Sherlock of Spuds
In a case that could reveal the villain behind the Irish Potato Famine, the gumshoe is a plant scientist
- By T. Edward Nickens
- Smithsonian magazine, December 2002, Subscribe
"I got chills the first time I held these," Jean Beagle Ristaino says. She gingerly spreads the shriveled leaves of five potato plants on a worktable. They look as if they’ve been moldering away under a refrigerator somewhere. But Ristaino, a plant pathologist at North Carolina State University in Raleigh, has been using them as Exhibit A in a demonstration of molecular detective work so deft one learned journal recently dubbed her "the Sherlock of Spuds."
Scientists have long assumed they knew what caused the potato blight that starved a million Irish in the mid-19th century: the 1b strain of the funguslike water mold called Phytophthora infestans, a disease that is believed to have originated in Mexico. Ristaino did not doubt that some strain of P. infestans was the cause, but she was not so sure about 1b. So she and her colleagues studied DNA from infected potato leaves collected in Ireland, Britain and France during the mid-1840s.
DNA, or deoxyribonucleic acid, is the double strand of molecules that carries a cell’s unique genetic code. Within the past decade or so, DNA analysis of criminal evidence has overturned the convictions of more than 100 inmates in U.S. prisons, including 12 on death row. Ristaino’s project marked the first time the technique had been used to investigate a historic plant disease, and last year she asserted that it proved 1b was not the culprit after all. "This was a fantastic application of a novel technique that told us we were on the wrong path," says Greg Forbes of the International Potato Center, a research facility in Lima, Peru.
But if 1b wasn’t responsible for the Irish famine, which strain was? Did it originate in Mexico or somewhere else? If we knew how the disease evolved, could modern outbreaks be prevented? Today, Ristaino is wrestling with these vexing questions.
The study of plant diseases is not for everyone. Those who do this specialized work—the American Phytopathological Society (APS), based in St. Paul, Minnesota, lists nearly 5,000 members—tend to be driven perfectionists. Typically a researcher inoculates healthy plants with fungi, a virus or bacteria to learn how a disease works. Breakthroughs like Ristaino’s are rare, but when they do occur they can change history.
In 1977 Eugene Nester of the University of Washington in Seattle discovered that a bacterium that produces plant tumors actually incorporates its own DNA into the DNA of a host plant’s cells. In time, that insight led scientists to be able to replace that bacterium’s "bad" genes with "good" ones, and use the technique to engineer disease- and herbicide-resistant cotton and soybeans. In 1993, Gregory Martin of the Boyce Thompson Institute for Plant Research in Ithaca, New York, became the first pathologist to clone a disease resistance gene. More than two dozen such genes have since been cloned, enabling breeders to grow hardier strains of tobacco, tomato, rice and flax.

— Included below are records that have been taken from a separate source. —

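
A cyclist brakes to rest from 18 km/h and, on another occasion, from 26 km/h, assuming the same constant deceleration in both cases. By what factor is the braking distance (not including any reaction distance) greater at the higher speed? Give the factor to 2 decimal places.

Braking distance d = v²/(2a), so with a fixed, d ∝ v².
Factor = (26/18)² = 1.4444² = 2.0863.

Factor ≈ 2.09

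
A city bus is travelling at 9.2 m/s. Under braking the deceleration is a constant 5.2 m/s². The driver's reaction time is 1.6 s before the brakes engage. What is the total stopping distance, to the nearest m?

Reaction distance = v·t_r = 9.2000 × 1.6 = 14.720 m.
Braking distance = v²/(2a) = 9.2000² / (2 × 5.200) = 84.640 / 10.400 = 8.138 m.
Total = 14.720 + 8.138 = 22.858 m.

Total stopping distance ≈ 23 m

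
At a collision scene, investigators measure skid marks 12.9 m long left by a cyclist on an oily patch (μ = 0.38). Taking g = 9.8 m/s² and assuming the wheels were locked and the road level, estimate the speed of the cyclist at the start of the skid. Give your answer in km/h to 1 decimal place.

Deceleration a = μg = 0.38 × 9.8 = 3.724 m/s².
v = √(2a·d) = √(2 × 3.724 × 12.9) = √96.079 = 9.8020 m/s.
= 9.8020 × 3.6 = 35.287 km/h.

Initial speed ≈ 35.3 km/h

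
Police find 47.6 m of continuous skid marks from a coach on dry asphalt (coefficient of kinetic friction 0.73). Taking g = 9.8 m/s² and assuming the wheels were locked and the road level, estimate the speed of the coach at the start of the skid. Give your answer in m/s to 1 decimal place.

Deceleration a = μg = 0.73 × 9.8 = 7.154 m/s².
v = √(2a·d) = √(2 × 7.154 × 47.6) = √681.061 = 26.0971 m/s.

Initial speed ≈ 26.1 m/s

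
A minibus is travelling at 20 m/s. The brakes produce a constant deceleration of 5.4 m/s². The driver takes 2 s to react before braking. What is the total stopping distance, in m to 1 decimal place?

Total stopping distance ≈ 77.0 m

Reaction distance = v·t_r = 20.0000 × 2 = 40.000 m.
Braking distance = v²/(2a) = 20.0000² / (2 × 5.400) = 400.000 / 10.800 = 37.037 m.
Total = 40.000 + 37.037 = 77.037 m.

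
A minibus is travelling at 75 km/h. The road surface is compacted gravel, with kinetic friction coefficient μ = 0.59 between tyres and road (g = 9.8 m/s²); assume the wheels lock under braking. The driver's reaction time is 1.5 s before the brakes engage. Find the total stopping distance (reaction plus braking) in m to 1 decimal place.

Total stopping distance ≈ 68.8 m

75 km/h ÷ 3.6 = 20.8333 m/s.
a = μg = 0.59 × 9.8 = 5.782 m/s².
Reaction distance = v·t_r = 20.8333 × 1.5 = 31.250 m.
Braking distance = v²/(2a) = 20.8333² / (2 × 5.782) = 434.026 / 11.564 = 37.533 m.
Total = 31.250 + 37.533 = 68.783 m.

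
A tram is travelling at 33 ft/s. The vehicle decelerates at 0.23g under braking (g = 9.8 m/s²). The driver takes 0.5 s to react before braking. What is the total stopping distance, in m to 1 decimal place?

Total stopping distance ≈ 27.5 m

33 ft/s × 0.3048 = 10.0584 m/s.
a = 0.23 × 9.8 = 2.254 m/s².
Reaction distance = v·t_r = 10.0584 × 0.5 = 5.029 m.
Braking distance = v²/(2a) = 10.0584² / (2 × 2.254) = 101.171 / 4.508 = 22.443 m.
Total = 5.029 + 22.443 = 27.472 m.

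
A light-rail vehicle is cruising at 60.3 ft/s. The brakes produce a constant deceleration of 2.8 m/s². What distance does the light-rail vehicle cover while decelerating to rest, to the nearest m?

Braking distance ≈ 60 m

60.3 ft/s × 0.3048 = 18.3794 m/s.
Braking distance = v²/(2a) = 18.3794² / (2 × 2.800) = 337.802 / 5.600 = 60.322 m.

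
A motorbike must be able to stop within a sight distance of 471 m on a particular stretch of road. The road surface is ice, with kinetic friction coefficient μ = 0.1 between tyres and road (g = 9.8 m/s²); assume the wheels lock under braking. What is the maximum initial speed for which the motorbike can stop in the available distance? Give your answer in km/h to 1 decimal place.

Maximum speed ≈ 109.4 km/h

a = μg = 0.1 × 9.8 = 0.980 m/s².
v²/(2a) = d ⇒ v = √(2 × 0.980 × 471) = √923.16 = 30.3835 m/s.
30.3835 m/s × 3.6 = 109.381 km/h.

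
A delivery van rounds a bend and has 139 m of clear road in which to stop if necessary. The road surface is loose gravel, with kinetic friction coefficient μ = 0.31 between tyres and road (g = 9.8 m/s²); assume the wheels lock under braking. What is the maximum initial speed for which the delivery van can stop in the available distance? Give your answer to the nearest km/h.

a = μg = 0.31 × 9.8 = 3.038 m/s².
v²/(2a) = d ⇒ v = √(2 × 3.038 × 139) = √844.56 = 29.0613 m/s.
29.0613 m/s × 3.6 = 104.621 km/h.

Maximum speed ≈ 105 km/h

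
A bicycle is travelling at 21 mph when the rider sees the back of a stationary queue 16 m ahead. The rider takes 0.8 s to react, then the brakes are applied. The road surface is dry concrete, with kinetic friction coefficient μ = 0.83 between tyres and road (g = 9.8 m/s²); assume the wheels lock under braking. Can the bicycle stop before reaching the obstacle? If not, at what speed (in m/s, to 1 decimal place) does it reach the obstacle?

Yes — it stops about 3.1 m short of the obstacle, so it never reaches it

21 mph × 0.44704 = 9.3878 m/s.
a = μg = 0.83 × 9.8 = 8.134 m/s².
Reaction distance = 9.3878 × 0.8 = 7.510 m.
Braking distance = v²/(2a) = 88.131 / 16.268 = 5.417 m.
Total stopping distance = 7.510 + 5.417 = 12.927 m, vs 16 m available — it stops with 16 − 12.927 = 3.073 m to spare.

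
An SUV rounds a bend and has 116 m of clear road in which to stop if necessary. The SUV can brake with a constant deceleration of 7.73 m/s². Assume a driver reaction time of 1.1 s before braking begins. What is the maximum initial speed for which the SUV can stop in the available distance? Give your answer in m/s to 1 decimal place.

Maximum speed ≈ 34.7 m/s

Stopping distance: v·t_r + v²/(2a) = 116 with t_r = 1.1 s and a = 7.730 m/s².
So v² + 17.006 v − 1793.36 = 0.
Positive root: v = −a·t_r + √((a·t_r)² + 2a·d) = −8.503 + √(72.301 + 1793.36) = 34.6903 m/s.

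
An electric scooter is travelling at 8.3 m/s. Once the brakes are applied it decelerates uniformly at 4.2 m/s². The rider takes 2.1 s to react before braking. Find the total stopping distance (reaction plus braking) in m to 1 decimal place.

Total stopping distance ≈ 25.6 m

Reaction distance = v·t_r = 8.3000 × 2.1 = 17.430 m.
Braking distance = v²/(2a) = 8.3000² / (2 × 4.200) = 68.890 / 8.400 = 8.201 m.
Total = 17.430 + 8.201 = 25.631 m.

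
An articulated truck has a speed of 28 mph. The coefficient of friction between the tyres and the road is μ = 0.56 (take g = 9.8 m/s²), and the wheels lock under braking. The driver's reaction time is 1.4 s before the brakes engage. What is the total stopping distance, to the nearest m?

Total stopping distance ≈ 32 m

28 mph × 0.44704 = 12.5171 m/s.
a = μg = 0.56 × 9.8 = 5.488 m/s².
Reaction distance = v·t_r = 12.5171 × 1.4 = 17.524 m.
Braking distance = v²/(2a) = 12.5171² / (2 × 5.488) = 156.678 / 10.976 = 14.275 m.
Total = 17.524 + 14.275 = 31.799 m.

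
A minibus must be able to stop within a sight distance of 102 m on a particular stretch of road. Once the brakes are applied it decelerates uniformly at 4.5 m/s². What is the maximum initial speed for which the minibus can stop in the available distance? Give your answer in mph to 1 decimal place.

Maximum speed ≈ 67.8 mph

v²/(2a) = d ⇒ v = √(2 × 4.500 × 102) = √918.00 = 30.2985 m/s.
30.2985 m/s ÷ 0.44704 = 67.776 mph.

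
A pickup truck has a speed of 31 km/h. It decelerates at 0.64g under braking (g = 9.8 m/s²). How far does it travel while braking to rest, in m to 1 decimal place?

Braking distance ≈ 5.9 m

31 km/h ÷ 3.6 = 8.6111 m/s.
a = 0.64 × 9.8 = 6.272 m/s².
Braking distance = v²/(2a) = 8.6111² / (2 × 6.272) = 74.151 / 12.544 = 5.911 m.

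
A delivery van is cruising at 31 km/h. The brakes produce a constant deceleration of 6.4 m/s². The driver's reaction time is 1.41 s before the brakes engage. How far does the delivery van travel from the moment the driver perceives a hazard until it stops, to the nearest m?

Total stopping distance ≈ 18 m

31 km/h ÷ 3.6 = 8.6111 m/s.
Reaction distance = v·t_r = 8.6111 × 1.41 = 12.142 m.
Braking distance = v²/(2a) = 8.6111² / (2 × 6.400) = 74.151 / 12.800 = 5.793 m.
Total = 12.142 + 5.793 = 17.935 m.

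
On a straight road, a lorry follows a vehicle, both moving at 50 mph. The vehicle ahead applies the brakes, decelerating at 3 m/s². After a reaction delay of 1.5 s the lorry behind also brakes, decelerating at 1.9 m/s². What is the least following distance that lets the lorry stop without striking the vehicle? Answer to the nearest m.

50 mph × 0.44704 = 22.3520 m/s.
Leader travels v²/(2a_L) = 499.612 / 6.000 = 83.269 m before stopping.
Follower covers v·t_r = 22.3520 × 1.5 = 33.528 m while reacting, then v²/(2a_F) = 499.612 / 3.800 = 131.477 m while braking, for a total of 33.528 + 131.477 = 165.005 m.
Since a_F ≤ a_L and the follower starts braking later, the follower is never slower than the leader, so the closest approach is when both have stopped.
Minimum gap = 165.005 − 83.269 = 81.736 m.

Minimum gap ≈ 82 m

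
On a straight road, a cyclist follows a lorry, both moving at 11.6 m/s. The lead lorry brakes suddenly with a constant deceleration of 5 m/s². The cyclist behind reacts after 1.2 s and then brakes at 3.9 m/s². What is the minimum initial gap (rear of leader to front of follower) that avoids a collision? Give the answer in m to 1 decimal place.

Minimum gap ≈ 17.7 m

Leader travels v²/(2a_L) = 134.560 / 10.000 = 13.456 m before stopping.
Follower covers v·t_r = 11.6000 × 1.2 = 13.920 m while reacting, then v²/(2a_F) = 134.560 / 7.800 = 17.251 m while braking, for a total of 13.920 + 17.251 = 31.171 m.
Since a_F ≤ a_L and the follower starts braking later, the follower is never slower than the leader, so the closest approach is when both have stopped.
Minimum gap = 31.171 − 13.456 = 17.715 m.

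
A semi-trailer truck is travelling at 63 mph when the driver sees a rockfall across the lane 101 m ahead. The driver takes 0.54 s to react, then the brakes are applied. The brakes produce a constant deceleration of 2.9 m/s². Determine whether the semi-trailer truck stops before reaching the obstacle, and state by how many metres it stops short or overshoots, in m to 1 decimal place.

No — it overshoots by 51.0 m

63 mph × 0.44704 = 28.1635 m/s.
Reaction distance = 28.1635 × 0.54 = 15.208 m.
Braking distance = v²/(2a) = 793.183 / 5.800 = 136.756 m.
Total stopping distance = 15.208 + 136.756 = 151.964 m, vs 101 m available — it cannot stop in time and overshoots by 151.964 − 101 = 50.964 m.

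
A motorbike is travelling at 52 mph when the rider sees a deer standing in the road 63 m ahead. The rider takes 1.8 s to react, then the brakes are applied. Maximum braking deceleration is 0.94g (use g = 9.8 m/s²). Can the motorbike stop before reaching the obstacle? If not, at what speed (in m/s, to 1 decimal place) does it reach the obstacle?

52 mph × 0.44704 = 23.2461 m/s.
a = 0.94 × 9.8 = 9.212 m/s².
Reaction distance = 23.2461 × 1.8 = 41.843 m.
Braking distance needed to stop: v²/(2a) = 540.381 / 18.424 = 29.330 m, so total needed = 41.843 + 29.330 = 71.173 m > 63 m — it cannot stop.
Distance remaining when braking begins: 63 − 41.843 = 21.157 m.
v² = v₀² − 2a·d = 540.381 − 2 × 9.212 × 21.157 = 150.584 m²/s².
v = √150.584 = 12.271 m/s.

No — it strikes the obstacle at 12.3 m/s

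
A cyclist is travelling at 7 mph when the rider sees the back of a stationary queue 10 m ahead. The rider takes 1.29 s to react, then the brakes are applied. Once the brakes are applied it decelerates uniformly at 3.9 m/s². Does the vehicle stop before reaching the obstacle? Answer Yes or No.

Yes

7 mph × 0.44704 = 3.1293 m/s.
Reaction distance = 3.1293 × 1.29 = 4.037 m.
Braking distance = v²/(2a) = 9.793 / 7.800 = 1.256 m.
Total stopping distance = 4.037 + 1.256 = 5.293 m, vs 10 m available — it stops with 10 − 5.293 = 4.707 m to spare.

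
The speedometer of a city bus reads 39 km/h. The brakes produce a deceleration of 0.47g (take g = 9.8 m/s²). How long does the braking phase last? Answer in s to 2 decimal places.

39 km/h ÷ 3.6 = 10.8333 m/s.
a = 0.47 × 9.8 = 4.606 m/s².
Braking time = v/a = 10.8333 / 4.606 = 2.352 s.

Braking time ≈ 2.35 s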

Ristaino’s revelation that 1b did not cause the Irish potato famine is controversial—some researchers question her methodology—but her further suggestion that P. infestans could have originated in South America undercuts conventional wisdom. "There’s a big debate about this," cautions Stephen Goodwin, a U.S. Department of Agriculture (USDA) plant pathologist at Purdue University, whose own genetics studies a decade ago shored up the theory of a Mexican origin. "More work needs to be done." Meanwhile, fungicide-resistant new strains of the old disease are devastating potato fields all over the world.
A sixth-generation native of Washington, D.C., Ristaino entered the University of Maryland as a history major, then switched to biology. As a student at the USDA’s sprawling research center in Beltsville, Maryland, she worked part-time washing petri dishes and hauling sacks of alfalfa. One day she stumbled upon an enormous fungus collection squirreled away in the basement. "That’s where I discovered plant pathology," she says, her blue eyes glittering. "Lots of old specimens, things like rotten potatoes in bottles that were collected by famous pathologists."